Die Stiftung wurde am 12. März 1576 aus dem Privatvermögen von Fürstbischof Julius Echter von Mespelbrunn gegründet und heute durch den Oberpflegamtsdirektor vertreten.

Stiftungszweck

Nach der Stiftungsurkunde sollten Arme, Kranke, Waisen und Pilger Aufnahme finden: „allerhand Sorten Arme, Kranke, unvermugliche, auch schadhafte Leut, die Wund- und anderer Arznei notdürftig sein, desgleichen Waysen und dann füruberziehende Pilgram und dörftige Personen” (Quelle: Stiftungsurkunde von 1579).

Zweck der Stiftung ist der Betrieb und Unterhaltung eines Krankenhauses mit Apotheke, eines Senioren-, Pflege- und Pfründestifts und der entsprechenden Schulen in Würzburg, die Unterstützung von Personen, die aufgrund ihrer Behinderung und/oder geistigen Fähigkeiten auf dem allgemeinen Arbeitsplatz keine Arbeit finden, unentgeltliche Mahlzeiten für Arme und Studenten, kostenlose Freiplätze in ihrem Krankenhaus für Pfründner und Personen, die keinen Rechtsanspruch gegen Dritte auf Krankenhilfe haben sowie psychosoziale Beratung für Epilepsiekranke besitzen.

Stiftungsvermögen

Die Stiftung verfügt heute über 3.300 ha Wald, rund 1.100 ha landwirtschaftliche Güter und 177 ha Weinberge [1] [2]. Das Krankenhaus Juliusspital blickt auf eine über 430 Jahre alte Geschichte zurück Die Stiftung wurde mit land- und forstwirtschaftlichen Gütern als finanziellem Standbein ausgestattet. Sie ist gemeinnützig und unterhält aus ihren Erlösen das Krankenhaus (von 1593 bis 1921 Ort der Würzburger Universitätsklinik) sowie ein Senioren-, Pflege- und Pfründnerstift (Betreutes Wohnen/Alten- und Pflegeheim).

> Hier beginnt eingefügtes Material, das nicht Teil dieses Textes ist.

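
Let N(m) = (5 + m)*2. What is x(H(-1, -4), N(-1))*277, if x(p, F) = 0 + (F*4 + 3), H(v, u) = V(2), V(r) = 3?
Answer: 9695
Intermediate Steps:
N(m) = 10 + 2*m
H(v, u) = 3
x(p, F) = 3 + 4*F (x(p, F) = 0 + (4*F + 3) = 0 + (3 + 4*F) = 3 + 4*F)
x(H(-1, -4), N(-1))*277 = (3 + 4*(10 + 2*(-1)))*277 = (3 + 4*(10 - 2))*277 = (3 + 4*8)*277 = (3 + 32)*277 = 35*277 = 9695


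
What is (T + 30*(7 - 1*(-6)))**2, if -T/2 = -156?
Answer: 492804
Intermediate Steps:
T = 312 (T = -2*(-156) = 312)
(T + 30*(7 - 1*(-6)))**2 = (312 + 30*(7 - 1*(-6)))**2 = (312 + 30*(7 + 6))**2 = (312 + 30*13)**2 = (312 + 390)**2 = 702**2 = 492804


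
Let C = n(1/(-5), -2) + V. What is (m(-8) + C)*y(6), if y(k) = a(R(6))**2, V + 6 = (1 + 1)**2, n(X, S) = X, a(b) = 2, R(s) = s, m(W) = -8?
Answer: -204/5 ≈ -40.800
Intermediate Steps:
V = -2 (V = -6 + (1 + 1)**2 = -6 + 2**2 = -6 + 4 = -2)
y(k) = 4 (y(k) = 2**2 = 4)
C = -11/5 (C = 1/(-5) - 2 = -1/5 - 2 = -11/5 ≈ -2.2000)
(m(-8) + C)*y(6) = (-8 - 11/5)*4 = -51/5*4 = -204/5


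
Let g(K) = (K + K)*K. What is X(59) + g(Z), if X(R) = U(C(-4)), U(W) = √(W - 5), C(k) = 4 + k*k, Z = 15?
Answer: 450 + √15 ≈ 453.87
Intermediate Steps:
C(k) = 4 + k²
U(W) = √(-5 + W)
g(K) = 2*K² (g(K) = (2*K)*K = 2*K²)
X(R) = √15 (X(R) = √(-5 + (4 + (-4)²)) = √(-5 + (4 + 16)) = √(-5 + 20) = √15)
X(59) + g(Z) = √15 + 2*15² = √15 + 2*225 = √15 + 450 = 450 + √15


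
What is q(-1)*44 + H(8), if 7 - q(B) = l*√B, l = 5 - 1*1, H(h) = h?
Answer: 316 - 176*I ≈ 316.0 - 176.0*I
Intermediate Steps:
l = 4 (l = 5 - 1 = 4)
q(B) = 7 - 4*√B
q(-1)*44 + H(8) = (7 - 4*I)*44 + 8 = (308 - 176*I) + 8 = 316 - 176*I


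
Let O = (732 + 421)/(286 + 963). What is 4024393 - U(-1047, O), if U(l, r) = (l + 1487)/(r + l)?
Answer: 525807122371/130655 ≈ 4.0244e+6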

Bereits bei der Gründung war das Spital nicht nur Krankenhaus, sondern umfasste auch weitere Bereiche wie ein Waisenhaus für Kinder bis zum 14. Lebensjahr aus dem gesamten Hochstift Würzburg. [3] und eine Pilgerunterkunft.

Selbständige Stiftungen

Selbständige Stiftungen unter der Verwaltung des Juliusspitals [4]:

  • Allgemeiner Schulfond
  • Büttner-Vay-Witwenstiftung
  • Choramtsstiftung Lengfurt
  • Diemar-Balbus-Studienstiftung
  • Domkapitelsche Armenstiftung
  • Dries-Stipendienstiftung
  • Fegelein-Stipendienstiftung
  • Flender-Stiftung
  • Gebsattel-Fräuleinstiftung
  • Greiffenklau-Armenstiftung
  • Guttenberg-Armenstiftung
  • Krebser-Stipendienstiftung
  • Landschulfonds
  • Onymus-Kinderpflegestiftung
  • Prym-Stipendienstiftung
  • Richter-Stiftung
  • Riedheim-Stipendienstiftung
  • Rosenbach-Armenstiftung
  • Seitz-Stipendienstiftung
  • Strobel-Schulstiftung
  • Studentenfonds
  • Vereinigte Schulstiftung
  • Vereinigte Studienstiftung
  • Vornberger-Stipendienstiftung
  • Wechterswinkler Pfarrei- und Schulstiftung
  • Weyhers-Fräuleinstiftung
  • Wolfskeel-Münster Armenstiftung

Die steinerne Stiftungsurkunde

Lageplan

Im Durchgang des Fürstenbaus zum Park befindet sich die „steinerne Stiftungsurkunde” des Juliusspitals, die der Bildhauer Hans Rodlein 1576 schuf. Sie belegt neben der schriftlichen „Fundation” den Stiftungsauftrag des Juliusspitals. Da viele Menschen nicht lesen konnten, wollten die Stifter durch bildhafte Darstellung den Menschen näher bringen, welchen Auftrag sie für ihre Stiftung vorgesehen hatten.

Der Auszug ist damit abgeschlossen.